"Below zero degrees?"
Translation:מתחת לאפס מעלות?
Of course, but מתחת matches the English sentence perfectly so it should definitely remain the preferred answer.
Note, however, that פחות takes a different preposition to מתחת. The former takes מ and the latter takes ל. So the sentence would be פחות מאפס מעלות?
Probably in part because the value is represented by אפס and the intervals along the scale against which it is located or compared (as in talking a measurement) is represented by מעלות. Also, it's an entrenched, conventionalized pattern to ask for example how many degrees something is (on a given scale), so that might factor into using the same form or construction is used in communication specific measurements.

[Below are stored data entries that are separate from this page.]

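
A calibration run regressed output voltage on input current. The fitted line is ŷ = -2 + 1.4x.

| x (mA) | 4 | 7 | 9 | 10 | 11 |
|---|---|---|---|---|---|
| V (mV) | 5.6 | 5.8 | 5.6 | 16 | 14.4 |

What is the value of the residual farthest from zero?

r = -5

x=4: ŷ = -2 + 1.4·4 = 3.6; r = 5.6 − 3.6 = 2
x=7: ŷ = -2 + 1.4·7 = 7.8; r = 5.8 − 7.8 = -2
x=9: ŷ = -2 + 1.4·9 = 10.6; r = 5.6 − 10.6 = -5
x=10: ŷ = -2 + 1.4·10 = 12; r = 16 − 12 = 4
x=11: ŷ = -2 + 1.4·11 = 13.4; r = 14.4 − 13.4 = 1
Largest |r| is 5 at x = 9, residual -5.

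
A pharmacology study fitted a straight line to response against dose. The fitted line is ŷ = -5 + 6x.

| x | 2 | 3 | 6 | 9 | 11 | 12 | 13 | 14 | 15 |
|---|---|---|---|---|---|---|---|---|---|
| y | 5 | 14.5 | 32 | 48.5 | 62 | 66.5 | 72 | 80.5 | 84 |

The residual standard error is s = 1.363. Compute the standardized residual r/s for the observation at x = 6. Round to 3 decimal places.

0.734

ŷ = -5 + 6·6 = 31
r = 32 − 31 = 1
r/s = 1 / 1.363 = 0.734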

Finally, like airlibre said, although we might say "one degree" the notions of אפס and zero are somewhat peculiar and unique (compared to other values). Many other things like mass nouns and mass noun construals can have interest exhibit interesting patterns as well.
I have no freaking idea. Zero is not a plural word so I would expect it to come with a singular noun. Do you say מעלות no matter if it's 0, 1 or 25.5 degrees?
Zero is not a singular word either. It's a funny customer, but in all the languages I know that have plurals, it uses the plural.
One degree = מעלה אחת same as in English.
This is really crazy, what you write seems to be true and I just can't find out why. Zero is of Arabic origin but it was originally an adjective. My only guess is that this is because it is allegedly an even number. Maybe this use found its way to most languages due to a strong lobby of mathematicians, who wanted this to be reflected.
I like how you think, but no: it has nothing to do with zero being even. The reason is that plural doesn't mean many, but not singular (or not any of the numbers the language already marks, like dual, trial or paucal). Most times, plural matches perfectly with the meaning of many, but it also marked fractions before the existence of the idea of zero.